Monday, Mar. 16, 1936

Birthday Bids

Heidelberg University was erected on a foundation of race persecution when, in 1386, Elector Rupert I of the Palatine seized from Heidelberg's Jews a group of dwellings to house his new Collegium Artistarum. Reversing its position three centuries later, Heidelberg offered sanctuary to a hounded Jew, celebrated Philosopher Baruch Spinoza. Last week Heidelberg's plans for its 550th birthday celebration in June went notably awry because sister institutions throughout the world believed that Heidelberg had taken up Jew-baiting once again, lost caste as a centre of intellectual liberality.

Indispensable to any high academic ceremony are the red doctoral hoods of Oxford. To Oxford, therefore, Heidelberg's Rector Magnificus Wilhelm Groh last month sent an invitation for the June birthday festival. Immediately a storm burst in the British Press. Indignantly the Manchester Guardian pointed to a list of 44 potent professors who had been cast out by Heidelberg for racial and political causes. To the London Times the philosophical Bishop of Durham gravely wrote: "It cannot be right that the universities of Great Britain, which we treasure as the very citadels of sound learning ... the vigilant guardians of intellectual freedom, should openly fraternize with the avowed and shameless enemies of both."

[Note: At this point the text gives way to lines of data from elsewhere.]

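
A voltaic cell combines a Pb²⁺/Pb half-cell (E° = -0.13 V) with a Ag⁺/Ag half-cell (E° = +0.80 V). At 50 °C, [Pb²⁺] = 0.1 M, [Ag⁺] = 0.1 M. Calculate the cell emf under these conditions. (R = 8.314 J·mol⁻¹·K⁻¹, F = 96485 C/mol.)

The Ag⁺/Ag couple has the higher reduction potential and acts as the cathode, so E°_cell = +0.80 − (-0.13) = 0.93 V.
Balancing electrons gives n = 2; the reaction quotient is Q = [Pb²⁺]/[Ag⁺]^2 = 10.0.
E = E° − (RT/nF) ln Q = 0.93 − (8.314×323)/(2×96485) × (2.303) = 0.930 − 0.032 = 0.898 V.

0.898 V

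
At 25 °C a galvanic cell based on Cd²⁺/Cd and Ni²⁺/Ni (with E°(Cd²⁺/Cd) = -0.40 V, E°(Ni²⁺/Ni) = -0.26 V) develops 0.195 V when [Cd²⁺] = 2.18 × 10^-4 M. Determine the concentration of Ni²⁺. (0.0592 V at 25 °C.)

From the Nernst equation, log Q = n(E° − E)/0.0592 = 2(0.14 − 0.195)/0.0592 = -1.858, so Q = 0.0139.
With Q = [Cd²⁺]/[Ni²⁺] and the known concentrations, [Ni²⁺] in the denominator gives [Ni²⁺] = 0.016 M.

0.016 M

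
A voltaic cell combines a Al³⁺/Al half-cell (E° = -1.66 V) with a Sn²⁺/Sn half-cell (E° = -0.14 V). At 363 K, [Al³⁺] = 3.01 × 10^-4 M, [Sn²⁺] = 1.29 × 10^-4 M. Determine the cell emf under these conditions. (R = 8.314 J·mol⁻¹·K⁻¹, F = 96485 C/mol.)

1.46 V

The Sn²⁺/Sn couple has the higher reduction potential and acts as the cathode, so E°_cell = -0.14 − (-1.66) = 1.52 V.
Balancing electrons gives n = 6; the reaction quotient is Q = [Al³⁺]^2/[Sn²⁺]^3 = 4.22 × 10^4.
E = E° − (RT/nF) ln Q = 1.52 − (8.314×363)/(6×96485) × (10.650) = 1.520 − 0.056 = 1.464 V.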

Oxford was well able to speak for itself. Famed Classicist Gilbert Murray summed up the opinion of many a don: "Perfectly monstrous!" Last week Oxford with graceful malice planned to send to Germany not a delegate but an address "extolling the greatness of German learning in the past." Hopping mad when only Cambridge accepted, Rector Magnificus Groh belatedly withdrew the rest of his British invitations.

Last week Rector Groh's invitations had reached the U. S. Officially Cornell, Columbia, Harvard accepted without controversy. But the Heidelberg invitations soon raised a full-sized rumpus among undergraduates, alumni, faculty members. President Nicholas Murray Butler of Columbia, cruising in the Caribbean, heard that liberal students were up in arms against Columbia's acceptance. In the Cornell Sim Historian Hendrik Willem Van Loon, "a 101% Aryan," looked into his Alma Mater's past, doubted "that Hitler's bright boys would care to associate with representatives of a university founded by that eminently broad-minded Quaker, Ezra Cornell."

Harvard's President James Bryant Conant has twice refused to accept scholarships from Alumnus Ernst Franz Sedgwick ("Putzy") Hanfstaengl, Dictator Hitler's pressagent and musical solace. But last week President Conant wrote to Rector Groh: "The President and Fellows, in accepting the invitation of the University of Heidelberg, recognize the ancient ties by which the universities of the world are united and which are independent of the political conditions existing in any country at any particular time."